Bipartisan negotiations over protecting so-called Dreamers from deportation have stalled over demands from President Trump and Republican lawmakers that any new law also include tougher measures on legal and illegal immigration.
The legislative impasse persists more than two months after Trump ordered a gradual end to an Obama administration program known as DACA, for Deferred Action for Childhood Arrivals, to give Congress time to act on an alternative. Failure to reach agreement by December could jeopardize action on a separate government-funding bill, threatening a shutdown.
Under Trump’s DACA order in September, starting on March 6 nearly 700,000 people brought to the country illegally as children will become eligible for deportation as their work permits and deportation deferrals begin expiring on a rolling basis.
Trump, at the time of his order, called on Congress to devise a law providing some protections — a reflection of the popularity of Dreamers, most of whom have hardly known any home but the United States, and now work, serve in the military or go to college. Later, however, he outlined conditions, which Democratic leaders criticized as violating their tentative agreement with him.
Democrats have threatened to block a must-pass bill to fund the government by Dec. 8, when the current government-spending law expires, if it doesn’t include provisions to create a path to legal status for Dreamers. Republicans want to keep the budget and immigration proposals separate. The two sides aren’t close to an agreement, according to three people involved in the negotiations.
House Speaker Paul D. Ryan, a Wisconsin Republican, said flatly Tuesday on Fox News that DACA would not be part of the December funding bill. Yet he expressed optimism on CNBC on Wednesday: “We know we are going to do a DACA fix. It’s going to have to have a lot of other things to it” for border enforcement.
The top Democrats in Congress, Rep. Nancy Pelosi of San Francisco and Sen. Chuck Schumer of New York, thought they had made a preliminary deal with Trump during an Oval Office meeting in September, at the time of his DACA order. As they described it, and Trump initially seemed to agree, the deal ultimately would extend work permits and protections from deportation for those already in the DACA program in exchange for more border security funding.
A few weeks later, Trump started specifying more conditions.
First he wrote on Twitter that any bill would have to curb the ability of recent American citizens to sponsor family members to join them as legal immigrants, what Trump has repeatedly referred to as “chain migration.”
In October, the White House released a lengthy list of immigration limits to be included in any immigration bill that reaches Trump’s desk. Among them: a reduction in legal immigration visas, penalties for cities and localities that don’t cooperate fully with federal immigration authorities, and a mandate that employers use the government’s E-Verify system to ensure that workers they hire are legal residents.
“If we’re gonna do something, we have to get something in return,” he said in a Fox interview with Sean Hannity last week. “And what I want is tremendous border regulation, I want the wall, and we’re gonna get other things, and we’re gonna see if we can work something out.”
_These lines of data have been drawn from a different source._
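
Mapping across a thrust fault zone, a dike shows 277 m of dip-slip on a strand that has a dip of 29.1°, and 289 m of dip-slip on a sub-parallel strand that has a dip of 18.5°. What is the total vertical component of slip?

226 m

throw_A = 277 × sin(29.1°) = 134.7 m
throw_B = 289 × sin(18.5°) = 91.70 m
total = 134.7 + 91.70 = 226 m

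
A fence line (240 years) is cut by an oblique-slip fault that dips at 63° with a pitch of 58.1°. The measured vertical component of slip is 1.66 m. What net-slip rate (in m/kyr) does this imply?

dip-slip = throw / sin(dip) = 1.66 / sin(63°) = 1.863 m
net slip = dip-slip / sin(rake) = 1.863 / sin(58.1°) = 2.194 m
rate = 2.194 m / 240 years = 0.00914 m/yr = 9.14 m/kyr

9.14 m/kyr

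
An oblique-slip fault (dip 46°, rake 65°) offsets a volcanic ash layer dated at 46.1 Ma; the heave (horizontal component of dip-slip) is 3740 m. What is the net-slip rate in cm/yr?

0.0129 cm/yr

dip-slip = heave / cos(dip) = 3740 / cos(46°) = 5384 m
net slip = dip-slip / sin(rake) = 5384 / sin(65°) = 5941 m
rate = 5941 m / 46.1 Ma = 0.000129 m/yr = 0.0129 cm/yr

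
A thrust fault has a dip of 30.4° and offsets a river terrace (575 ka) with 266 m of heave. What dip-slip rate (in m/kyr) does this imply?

0.536 m/kyr

dip-slip = heave / cos(dip) = 266 m / cos(30.4°) = 308.4 m
rate = 308.4 m / 575 ka = 0.000536 m/yr = 0.536 m/kyr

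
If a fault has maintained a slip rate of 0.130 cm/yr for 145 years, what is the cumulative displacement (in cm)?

slip = rate × time = 0.130 cm/yr × 145 years = 0.189 m = 18.9 cm

18.9 cm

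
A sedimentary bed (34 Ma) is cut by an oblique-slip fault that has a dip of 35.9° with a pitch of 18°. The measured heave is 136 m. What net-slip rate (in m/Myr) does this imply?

16 m/Myr

dip-slip = heave / cos(dip) = 136 / cos(35.9°) = 167.9 m
net slip = dip-slip / sin(rake) = 167.9 / sin(18°) = 543.3 m
rate = 543.3 m / 34 Ma = 0.0000160 m/yr = 16 m/Myr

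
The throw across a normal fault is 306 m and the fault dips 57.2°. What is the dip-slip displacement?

dip-slip = throw / sin(dip) = 306 / sin(57.2°) = 364 m

364 m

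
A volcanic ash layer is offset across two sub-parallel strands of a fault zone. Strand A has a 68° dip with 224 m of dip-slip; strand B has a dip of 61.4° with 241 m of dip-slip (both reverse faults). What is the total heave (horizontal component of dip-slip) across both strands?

199 m

heave_A = 224 × cos(68°) = 83.91 m
heave_B = 241 × cos(61.4°) = 115.4 m
total = 83.91 + 115.4 = 199 m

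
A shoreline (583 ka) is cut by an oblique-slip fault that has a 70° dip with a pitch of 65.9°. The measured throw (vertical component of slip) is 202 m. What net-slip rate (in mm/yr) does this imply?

dip-slip = throw / sin(dip) = 202 / sin(70°) = 215 m
net slip = dip-slip / sin(rake) = 215 / sin(65.9°) = 235.5 m
rate = 235.5 m / 583 ka = 0.000404 m/yr = 0.404 mm/yr

0.404 mm/yr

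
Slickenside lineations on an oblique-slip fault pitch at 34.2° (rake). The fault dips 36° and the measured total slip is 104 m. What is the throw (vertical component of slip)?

dip-slip = net slip × sin(rake) = 104 m × sin(34.2°) = 58.46 m
throw = dip-slip × sin(dip) = 58.46 × sin(36°) = 34.4 m

34.4 m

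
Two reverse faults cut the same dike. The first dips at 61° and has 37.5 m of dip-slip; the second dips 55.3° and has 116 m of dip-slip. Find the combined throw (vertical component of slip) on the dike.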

Many of the initiatives are non-starters for Democrats, who saw the new demands as reflecting the influence of nativists on Trump’s White House staff.
Talks have sputtered since then, with no sign of a path forward. On Oct. 5 the government ceased granting work permits and deportation deferrals, or renewing old ones, which means hundreds of young immigrants could start losing their jobs every week as their two-year work permits expire in March.
Lawmakers of both parties who represent large populations of immigrant families are already hearing concerns from constituents about how the rolling shutdown of DACA will affect their lives and businesses.
Waiting until March to pass a legislative fix would be too late, said Rep. Mario Diaz-Balart, a Florida Republican who has worked closely with House Democrats in the past on failed efforts to hammer out immigration deals.
“These are folks that have jobs, that are going to school, that have mortgages,” he said Thursday. “As far as urgency, that’s number one.”
Several Republican lawmakers have met with Democrats over the past several weeks to see where there might be room to make a deal, Diaz-Balart said.
“There are a lot of positive conversations taking place,” he said. “Are we there? No. Can we get there? We have to.”
On the Senate side, Majority Leader Mitch McConnell, a Republican from Kentucky, has asked for a solution from a small group of Republican senators that includes the chairman of the Senate Judiciary Committee, Sen. Chuck Grassley of Iowa, and Sens. John Cornyn of Texas, Thom Tillis of North Carolina and Lindsey Graham of South Carolina.
Graham co-sponsored the Dream Act, a bipartisan bill that would create a path to legal status for Dreamers. Democrats essentially want Trump to accept that legislation.
The main negotiators among Democrats in the Senate are Schumer and Minority Whip Dick Durbin of Illinois, who has worked closely with Graham on ways to protect Dreamers in the past.